A corrupção deve ser combatida, e não há nada de mau na pregação de uma ética pública. Mas acho que é necessário ultrapassar o óbvio e discutir qual a utilidade real desses discursos, quando se vê que o judiciário segue a velha máxima do "faça o que eu digo, mas não faça o que eu faço".  
 
Volto ao caso da presidenta do supremo, que é exemplo palpitante. Ela cospe abelhas de indignação contra a imoralidade e a corrupção, fala em não ser o momento de ampliações salariais para a classe, diz que "nenhum juiz quer que o aumento do seu salário seja pago às custas de 12 milhões de desempregados" e tralalalá. Mas, em termos concretos, jamais esticou um braço para formular medidas capazes de combater os salários nababescos da magistratura, em que três de cada quatro juízes recebem remuneração acima do teto constitucional, com o respaldo do próprio judiciário. Carmem Lúcia, aliás, faz visitinhas surpresas aos presídios para constatar o óbvio: que o sistema penitenciário está falido, porém silencia quando o assunto lhe diz respeito diretamente, como os dois meses de férias e o auxílio moradia a que têm direito os juízes, sem qualquer razão plausível. 
 
O que se tem visto em termos de práticas do judiciário, na verdade, é a roda girando noutro sentido. Às vésperas do impeachment, num período de efervescência política, quando o país já se encontrava na bancarrota econômica, o então presidente do Supremo, Ricardo Lewandowski, foi ao encontro do chefe do executivo barganhar o aumento salarial da magistratura. Coisa similar ao que fez Joaquim Barbosa, que espargia moralismo nas sessões do plenário, para depois mandar ao Senado apoio a favor da PEC 63, que previa um aumento de aproximadamente 35% sobre o salário dos juízes. 
 
Já o  Conselho Nacional de Justiça, órgão responsável por fiscalizar e planejar a administração da justiça no Brasil, se apresenta como uma espécie de pai dos meritíssimos, como deixa entrever o caso da juíza do Pará, que depois de manter uma garota de 15 anos numa cela com 30 homens, teve como penalidade a disponibilidade com vencimentos proporcionais. 
 
O mais surreal é que mesmo diante dessa benevolência toda, as associações de magistrados já tentaram derrubar o CNJ por diversas vezes, tendo proposto 20 ações diretas de inconstitucionalidade atacando a juridicidade desse órgão fiscalizador.

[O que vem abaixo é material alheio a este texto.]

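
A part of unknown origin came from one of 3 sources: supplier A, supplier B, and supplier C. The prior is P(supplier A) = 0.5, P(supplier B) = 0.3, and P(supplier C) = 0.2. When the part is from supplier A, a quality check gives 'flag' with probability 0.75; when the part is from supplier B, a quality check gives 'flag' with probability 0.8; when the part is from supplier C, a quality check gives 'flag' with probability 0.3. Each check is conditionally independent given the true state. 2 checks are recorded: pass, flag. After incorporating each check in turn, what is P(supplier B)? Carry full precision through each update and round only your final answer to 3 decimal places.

Each posterior becomes the prior for the next update.
After 'pass': normaliser = 0.25·0.5000 + 0.2·0.3000 + 0.7·0.2000; P(supplier A) ≈ 0.3846, P(supplier B) ≈ 0.1846, P(supplier C) ≈ 0.4308
After 'flag': normaliser = 0.75·0.3846 + 0.8·0.1846 + 0.3·0.4308; P(supplier A) ≈ 0.5102, P(supplier B) ≈ 0.2612, P(supplier C) ≈ 0.2286

0.261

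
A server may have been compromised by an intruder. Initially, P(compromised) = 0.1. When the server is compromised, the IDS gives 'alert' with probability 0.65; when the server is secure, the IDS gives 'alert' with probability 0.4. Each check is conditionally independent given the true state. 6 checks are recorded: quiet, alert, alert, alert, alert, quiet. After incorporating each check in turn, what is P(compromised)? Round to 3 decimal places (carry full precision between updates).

After 'quiet': P(compromised) = 0.35·0.1000 / (0.35·0.1000 + 0.6·0.9000) ≈ 0.0609
After 'alert': P(compromised) = 0.65·0.0609 / (0.65·0.0609 + 0.4·0.9391) ≈ 0.0953
After 'alert': P(compromised) = 0.65·0.0953 / (0.65·0.0953 + 0.4·0.9047) ≈ 0.1461
After 'alert': P(compromised) = 0.65·0.1461 / (0.65·0.1461 + 0.4·0.8539) ≈ 0.2176
After 'alert': P(compromised) = 0.65·0.2176 / (0.65·0.2176 + 0.4·0.7824) ≈ 0.3113
After 'quiet': P(compromised) = 0.35·0.3113 / (0.35·0.3113 + 0.6·0.6887) ≈ 0.2086

0.209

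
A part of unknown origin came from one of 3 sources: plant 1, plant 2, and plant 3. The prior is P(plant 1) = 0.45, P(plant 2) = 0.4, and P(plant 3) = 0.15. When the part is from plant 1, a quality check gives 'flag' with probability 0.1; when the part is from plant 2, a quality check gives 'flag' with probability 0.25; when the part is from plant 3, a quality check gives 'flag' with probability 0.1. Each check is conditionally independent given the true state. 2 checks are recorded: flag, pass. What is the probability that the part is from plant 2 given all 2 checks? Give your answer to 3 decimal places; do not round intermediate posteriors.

After 'flag': normaliser = 0.1·0.4500 + 0.25·0.4000 + 0.1·0.1500; P(plant 1) ≈ 0.2812, P(plant 2) ≈ 0.6250, P(plant 3) ≈ 0.0938
After 'pass': normaliser = 0.9·0.2812 + 0.75·0.6250 + 0.9·0.0938; P(plant 1) ≈ 0.3140, P(plant 2) ≈ 0.5814, P(plant 3) ≈ 0.1047

0.581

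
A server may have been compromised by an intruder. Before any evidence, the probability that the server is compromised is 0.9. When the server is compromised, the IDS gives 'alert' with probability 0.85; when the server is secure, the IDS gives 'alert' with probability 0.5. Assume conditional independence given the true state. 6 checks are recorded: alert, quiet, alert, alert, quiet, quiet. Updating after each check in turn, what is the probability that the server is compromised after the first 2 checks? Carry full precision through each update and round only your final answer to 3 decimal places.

0.821

Apply Bayes' rule sequentially, carrying P(compromised) forward.
After 'alert': P(compromised) = 0.85·0.9000 / (0.85·0.9000 + 0.5·0.1000) ≈ 0.9387
After 'quiet': P(compromised) = 0.15·0.9387 / (0.15·0.9387 + 0.5·0.0613) ≈ 0.8211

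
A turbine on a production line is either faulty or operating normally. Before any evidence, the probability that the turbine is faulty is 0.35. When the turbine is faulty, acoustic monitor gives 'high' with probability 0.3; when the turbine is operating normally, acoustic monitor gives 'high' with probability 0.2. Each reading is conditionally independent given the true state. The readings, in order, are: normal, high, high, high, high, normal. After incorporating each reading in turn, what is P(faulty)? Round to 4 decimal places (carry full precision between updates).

After 'normal': P(faulty) = 0.7·0.3500 / (0.7·0.3500 + 0.8·0.6500) ≈ 0.3203
After 'high': P(faulty) = 0.3·0.3203 / (0.3·0.3203 + 0.2·0.6797) ≈ 0.4141
After 'high': P(faulty) = 0.3·0.4141 / (0.3·0.4141 + 0.2·0.5859) ≈ 0.5146
After 'high': P(faulty) = 0.3·0.5146 / (0.3·0.5146 + 0.2·0.4854) ≈ 0.6139
After 'high': P(faulty) = 0.3·0.6139 / (0.3·0.6139 + 0.2·0.3861) ≈ 0.7046
After 'normal': P(faulty) = 0.7·0.7046 / (0.7·0.7046 + 0.8·0.2954) ≈ 0.6761

0.6761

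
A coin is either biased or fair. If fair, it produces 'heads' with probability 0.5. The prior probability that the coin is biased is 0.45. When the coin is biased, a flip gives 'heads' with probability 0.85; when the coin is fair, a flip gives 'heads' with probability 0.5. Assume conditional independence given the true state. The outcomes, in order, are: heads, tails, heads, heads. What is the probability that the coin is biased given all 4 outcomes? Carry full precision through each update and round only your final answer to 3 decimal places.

0.547

Apply Bayes' rule sequentially, carrying P(biased) forward.
After 'heads': P(biased) = 0.85·0.4500 / (0.85·0.4500 + 0.5·0.5500) ≈ 0.5817
After 'tails': P(biased) = 0.15·0.5817 / (0.15·0.5817 + 0.5·0.4183) ≈ 0.2944
After 'heads': P(biased) = 0.85·0.2944 / (0.85·0.2944 + 0.5·0.7056) ≈ 0.4150
After 'heads': P(biased) = 0.85·0.4150 / (0.85·0.4150 + 0.5·0.5850) ≈ 0.5467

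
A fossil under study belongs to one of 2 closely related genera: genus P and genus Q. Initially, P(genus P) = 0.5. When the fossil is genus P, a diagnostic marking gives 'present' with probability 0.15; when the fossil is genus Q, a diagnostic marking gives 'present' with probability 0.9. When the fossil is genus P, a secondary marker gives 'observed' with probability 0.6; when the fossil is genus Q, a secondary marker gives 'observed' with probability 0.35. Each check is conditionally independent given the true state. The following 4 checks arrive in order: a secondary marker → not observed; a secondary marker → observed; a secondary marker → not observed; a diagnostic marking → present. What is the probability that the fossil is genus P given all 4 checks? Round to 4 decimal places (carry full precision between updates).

After a secondary marker='not observed': P(genus P) = 0.4·0.5000 / (0.4·0.5000 + 0.65·0.5000) ≈ 0.3810
After a secondary marker='observed': P(genus P) = 0.6·0.3810 / (0.6·0.3810 + 0.35·0.6190) ≈ 0.5134
After a secondary marker='not observed': P(genus P) = 0.4·0.5134 / (0.4·0.5134 + 0.65·0.4866) ≈ 0.3936
After a diagnostic marking='present': P(genus P) = 0.15·0.3936 / (0.15·0.3936 + 0.9·0.6064) ≈ 0.0976

0.0976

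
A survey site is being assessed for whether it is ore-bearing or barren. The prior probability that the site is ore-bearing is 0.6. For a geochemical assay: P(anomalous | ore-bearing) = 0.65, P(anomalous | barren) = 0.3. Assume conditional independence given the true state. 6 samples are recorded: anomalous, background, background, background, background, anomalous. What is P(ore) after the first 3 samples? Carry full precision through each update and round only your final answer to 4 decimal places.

0.4483

Apply Bayes' rule sequentially, carrying P(ore) forward.
After 'anomalous': P(ore) = 0.65·0.6000 / (0.65·0.6000 + 0.3·0.4000) ≈ 0.7647
After 'background': P(ore) = 0.35·0.7647 / (0.35·0.7647 + 0.7·0.2353) ≈ 0.6190
After 'background': P(ore) = 0.35·0.6190 / (0.35·0.6190 + 0.7·0.3810) ≈ 0.4483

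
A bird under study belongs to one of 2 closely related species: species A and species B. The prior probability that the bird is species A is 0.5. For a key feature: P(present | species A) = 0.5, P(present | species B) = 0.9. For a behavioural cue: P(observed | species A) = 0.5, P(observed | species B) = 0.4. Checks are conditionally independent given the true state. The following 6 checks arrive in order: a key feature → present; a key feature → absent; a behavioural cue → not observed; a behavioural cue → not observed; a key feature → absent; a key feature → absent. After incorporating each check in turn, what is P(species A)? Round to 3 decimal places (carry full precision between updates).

After a key feature='present': P(species A) = 0.5·0.5000 / (0.5·0.5000 + 0.9·0.5000) ≈ 0.3571
After a key feature='absent': P(species A) = 0.5·0.3571 / (0.5·0.3571 + 0.1·0.6429) ≈ 0.7353
After a behavioural cue='not observed': P(species A) = 0.5·0.7353 / (0.5·0.7353 + 0.6·0.2647) ≈ 0.6983
After a behavioural cue='not observed': P(species A) = 0.5·0.6983 / (0.5·0.6983 + 0.6·0.3017) ≈ 0.6586
After a key feature='absent': P(species A) = 0.5·0.6586 / (0.5·0.6586 + 0.1·0.3414) ≈ 0.9061
After a key feature='absent': P(species A) = 0.5·0.9061 / (0.5·0.9061 + 0.1·0.0939) ≈ 0.9797

0.980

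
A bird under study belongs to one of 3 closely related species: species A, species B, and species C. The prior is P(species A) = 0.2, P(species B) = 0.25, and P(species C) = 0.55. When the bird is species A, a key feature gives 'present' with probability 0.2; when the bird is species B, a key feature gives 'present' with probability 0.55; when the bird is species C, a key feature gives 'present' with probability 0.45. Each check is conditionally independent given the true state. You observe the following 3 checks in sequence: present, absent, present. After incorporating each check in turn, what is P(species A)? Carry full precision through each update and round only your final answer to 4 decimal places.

0.0629

After 'present': normaliser = 0.2·0.2000 + 0.55·0.2500 + 0.45·0.5500; P(species A) ≈ 0.0941, P(species B) ≈ 0.3235, P(species C) ≈ 0.5824
After 'absent': normaliser = 0.8·0.0941 + 0.45·0.3235 + 0.55·0.5824; P(species A) ≈ 0.1391, P(species B) ≈ 0.2690, P(species C) ≈ 0.5918
After 'present': normaliser = 0.2·0.1391 + 0.55·0.2690 + 0.45·0.5918; P(species A) ≈ 0.0629, P(species B) ≈ 0.3347, P(species C) ≈ 0.6024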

Ou seja, querem atuar sem amarras, como verdadeiros déspotas. O que também parece ser a razão do insurgimento da classe contra a proposta de lei que pune os abusos de autoridade. E não dá para esquecer a proposta do tribunal de justiça do Rio de Janeiro acerca da bolsa ensino para a escola dos filhos de magistrados, que acabou por desaguar na lei estadual 7.014 de 2015.
 
Os discursos proferidos no seio do judiciário, assim, são castelos de areia que intencionam maquiar a realidade para deixar tudo como está. É por isso que não existe nada mais melancólico do que a atual performance desse terceiro poder. No espaço vazio da antipolítica, do desgaste do sistema representativo, ele não monta no cavalo para assumir as rédeas da manutenção e do desenvolvimento da democracia, mas ocupa a brecha para reafirmar os seus privilégios. 
 
Enfim, contrariando os versos de Camões, mudam-se os tempos, mas não mudam-se as vontades. No judiciário, tudo continua como sempre, inclusive o moralismo.